Being Exhausted Before Life Ends

Most writing is the scratching of an insatiable itch for immortality. Alas, the more written, the greater the itch.

Dee Hock

Since reading Dee’s most recent work, Autobiography of a Restless Mind, I have been pondering the human desire for immortality, and wondering if, perhaps, we understand immortality inaccurately.

2.2 million books were published last year. As of this writing, 152 million blogs pepper the Internet. Two are added every second…63 million per year. WordPress, one of many blogging sites, documents 2 million posts every day. And these figures ignore journals, periodicals, newspapers and editorials.

If Dee is correct, the itch for immortality is indeed insatiable and growing at an unprecedented rate.

It would be convenient to claim I am unmotivated by Dee’s itch, but it would be disingenuous. Who amongst us, when mortality tugs at our coattails, can make an honest claim to nary a qualm? Has it always been so?

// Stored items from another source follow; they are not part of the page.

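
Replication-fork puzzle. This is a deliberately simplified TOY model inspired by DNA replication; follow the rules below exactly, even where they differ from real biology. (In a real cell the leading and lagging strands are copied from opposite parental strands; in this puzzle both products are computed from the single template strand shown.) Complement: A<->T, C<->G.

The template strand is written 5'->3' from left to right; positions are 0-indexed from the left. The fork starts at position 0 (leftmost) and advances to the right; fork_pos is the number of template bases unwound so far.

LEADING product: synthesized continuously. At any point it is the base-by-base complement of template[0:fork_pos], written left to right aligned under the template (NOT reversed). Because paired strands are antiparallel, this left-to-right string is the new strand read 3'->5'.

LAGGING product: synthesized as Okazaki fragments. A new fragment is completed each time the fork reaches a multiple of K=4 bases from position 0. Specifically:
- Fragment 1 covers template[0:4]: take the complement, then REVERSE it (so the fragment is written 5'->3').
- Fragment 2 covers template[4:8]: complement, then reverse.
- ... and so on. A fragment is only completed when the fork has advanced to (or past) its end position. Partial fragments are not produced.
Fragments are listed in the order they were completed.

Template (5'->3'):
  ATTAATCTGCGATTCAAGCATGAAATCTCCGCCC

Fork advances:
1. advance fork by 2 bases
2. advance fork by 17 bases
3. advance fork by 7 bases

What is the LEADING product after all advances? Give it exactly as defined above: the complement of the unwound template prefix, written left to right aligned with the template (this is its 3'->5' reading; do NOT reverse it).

Answer: TAATTAGACGCTAAGTTCGTACTTTA

Derivation:
Step 1: advance 2 -> fork_pos = 0 + 2 = 2.
Step 2: advance 17 -> fork_pos = 2 + 17 = 19.
Step 3: advance 7 -> fork_pos = 19 + 7 = 26.
Unwound prefix: template[0:26] = ATTAATCTGCGATTCAAGCATGAAAT
Complement it base by base (A<->T, C<->G), keeping left-to-right order:
  [0:5] ATTAA -> TAATT
  [5:10] TCTGC -> AGACG
  [10:15] GATTC -> CTAAG
  [15:20] AAGCA -> TTCGT
  [20:25] TGAAA -> ACTTT
  [25:26] T -> A
Concatenate: TAATTAGACGCTAAGTTCGTACTTTA (length 26; written aligned with the template, i.e. 3'->5').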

The period from 800 B.C.E to 200 B.C.E., often referred to as the Axial Age, was a time of great change. Prior to the Axial Age it was impossible to imagine individuals separate from their tribe. With no stored wealth, and each day’s survival in question, the effort of every member was essential. If the tribe was to survive, each person’s gifts and capacities had to be discovered, honored and engaged. Every person mattered.

With the advent of the Axial Age, cities emerged and wealth accumulated. Families and individuals could, for the first time, survive independent of the tribe. Wealth lubricated, if you will, families from many of the day-to-day terrors that made the lives of their ancestors so precarious. But with life becoming safer and a tad easier, individuals and their unique gifts became less important for survival. Perhaps for the first time in our history, individuals might have begun to wonder if they were necessary.

The Axial Age was also an astounding time in the development of human wisdom. Socrates, Plato and Aristotle laid the groundwork for much of the West’s rational, scientific views. The Buddha proposed his ideas for reincarnation, and an end to human suffering through non-attachment. Jainism gave us the principles of non-violence, karma and asceticism. The Upanishads, the Tao, the Iliad, the Odyssey and the Bhagavad Gita were written during this period. Confucius, Archimedes, Elijah and Isaiah are also considered to be of this age.

Is it coincidence that, facing the possibility this life might be meaningless, desires for immortality emerged, and definitions and descriptions flourished? For Buddhists, immortality was realized by reincarnation through many lives, eventually reaching an unending state of Nirvana. The monotheistic religions (Judaism, Islam and Christianity) found comfort in a single life with a heavenly destination in which we could spend eternity in bliss reunited with our maker. The Greeks found a form of immortality through thumos, recognition and fame that would secure a person’s place on the lips and in the hearts of future generations.

If there is any veracity to the claim that riches and an easy life can make self-worth elusive, our craving for immortality is exacerbated by our unimaginable collective wealth, and our belief that medicine, science and technology will make life safer, easier and perhaps even everlasting. It’s paradoxical I admit, but, as life becomes safer and easier, could it mean that each of us matters even less? And if so, might the quest for life’s meaning become excruciatingly difficult, elusive and painful?

I know this: I talk to many people for whom life has become unbearable for one simple reason—their life has no meaning. They have given up the search for the gifts that make them unique and magnificent. The tribe no longer needs them.

So I wonder. Is it possible the only immortality—unending existence—that truly matters, is in discovering our gifts and being fully exhausted of them by life’s end…knowing they have been given in service to the human tribe. Perhaps immortality and humility emerge from gently etching our irreplaceable footprint on the human journey as the tribe searches for a sustainable path into the future.